De nuestra guerra civil, que tanto sesgo y tanto desgarro produjo en los intelectuales españoles de la segunda mitad del siglo XX, González de Cardedal solo quiso saber dos cosas: que lo peor de la izquierda había fusilado a lo mejor de la derecha y que lo peor de la derecha había matado o transterrado a lo mejor de la izquierda: “En Ávila, el frente estaba en el puerto del Pico. En la vertiente norte de Gredos mataban a los maestros, en la vertiente sur eran asesinados los curas”, los dos grupos humanos que más habían hecho para que los pobres niños del agro pudieran acceder a la cultura y, con ella, a la libertad.
En el prólogo de uno de sus libros más entrañables, escrito con motivo de la muerte de su madre, se lamenta de que mientras casi todos los poetas han hablado de sus madres, casi todos los teólogos han guardado silencio sobre ellas.

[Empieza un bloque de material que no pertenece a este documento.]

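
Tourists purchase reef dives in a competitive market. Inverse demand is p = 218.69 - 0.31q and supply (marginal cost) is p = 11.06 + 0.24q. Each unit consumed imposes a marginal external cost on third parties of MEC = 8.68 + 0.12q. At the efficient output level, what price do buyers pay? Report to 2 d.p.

P = 126.64

Social marginal benefit = demand − MEC = 210.01 - 0.43q.
Set SMB = MC: 210.01 - 0.43q = 11.06 + 0.24q → q* = 296.9403.
Consumer price on the demand curve at q*: 218.69 − 0.31×296.9403 = 126.6385.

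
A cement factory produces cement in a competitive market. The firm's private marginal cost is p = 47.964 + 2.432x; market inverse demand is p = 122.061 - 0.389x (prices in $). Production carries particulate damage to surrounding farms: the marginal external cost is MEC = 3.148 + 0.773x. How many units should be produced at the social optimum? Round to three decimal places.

Social marginal cost = private MC + MEC = 51.112 + 3.205x.
Set SMC = demand: 51.112 + 3.205x = 122.061 - 0.389x → x* = 19.7410.

x* = 19.741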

Él siempre tuvo a la suya a flor de labios y permaneció tan cerca de ella como pudo. Un buen día decidió adoptar el nombre de su pueblo (Cardedal) como segundo apellido. Los dos salieron ganando: el pueblo porque a partir de entonces la gente empezó a situarlo en el mapa y a descubrirlo en las bibliografías de medio mundo, y el teólogo porque el nombre de su pueblo como segundo apellido fue siempre recordatorio para que ni el traje, ni la corbata, ni el cuello almidonado del clergyman le hicieran olvidar su humilde condición como hijo de una pobre aldea perdida en lo más alto de la serranía abulense y allí de una viuda en todo, como a él le gustaba decir. Nunca se avergonzó de parecer pobre, ni de serlo al evangélico modo.

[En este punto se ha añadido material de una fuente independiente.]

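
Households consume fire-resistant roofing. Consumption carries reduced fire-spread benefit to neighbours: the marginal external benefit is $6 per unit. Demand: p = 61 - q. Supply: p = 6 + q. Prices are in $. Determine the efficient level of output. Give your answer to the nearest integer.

q* = 31

Social marginal benefit = demand + MEB = 67 - q.
Set SMB = MC: 67 - q = 6 + q → q* = 30.5000.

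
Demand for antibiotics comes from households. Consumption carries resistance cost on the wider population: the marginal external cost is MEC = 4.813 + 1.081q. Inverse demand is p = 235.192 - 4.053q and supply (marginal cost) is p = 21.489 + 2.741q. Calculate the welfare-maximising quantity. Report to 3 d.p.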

Pasarán muchas lunas hasta que el águila de san Juan vuelva a sobrevolar las cumbres de Gredos, las murallas de Ávila, las torres de la clerecía de Salamanca y los rascacielos de Madrid con tanta excelsitud. El próximo 2 de octubre cumple 90 años un teólogo de raza, de la misma tierra y de la misma cepa que Alonso de Madrigal, Teresa de Ávila y Juan de Fontiveros.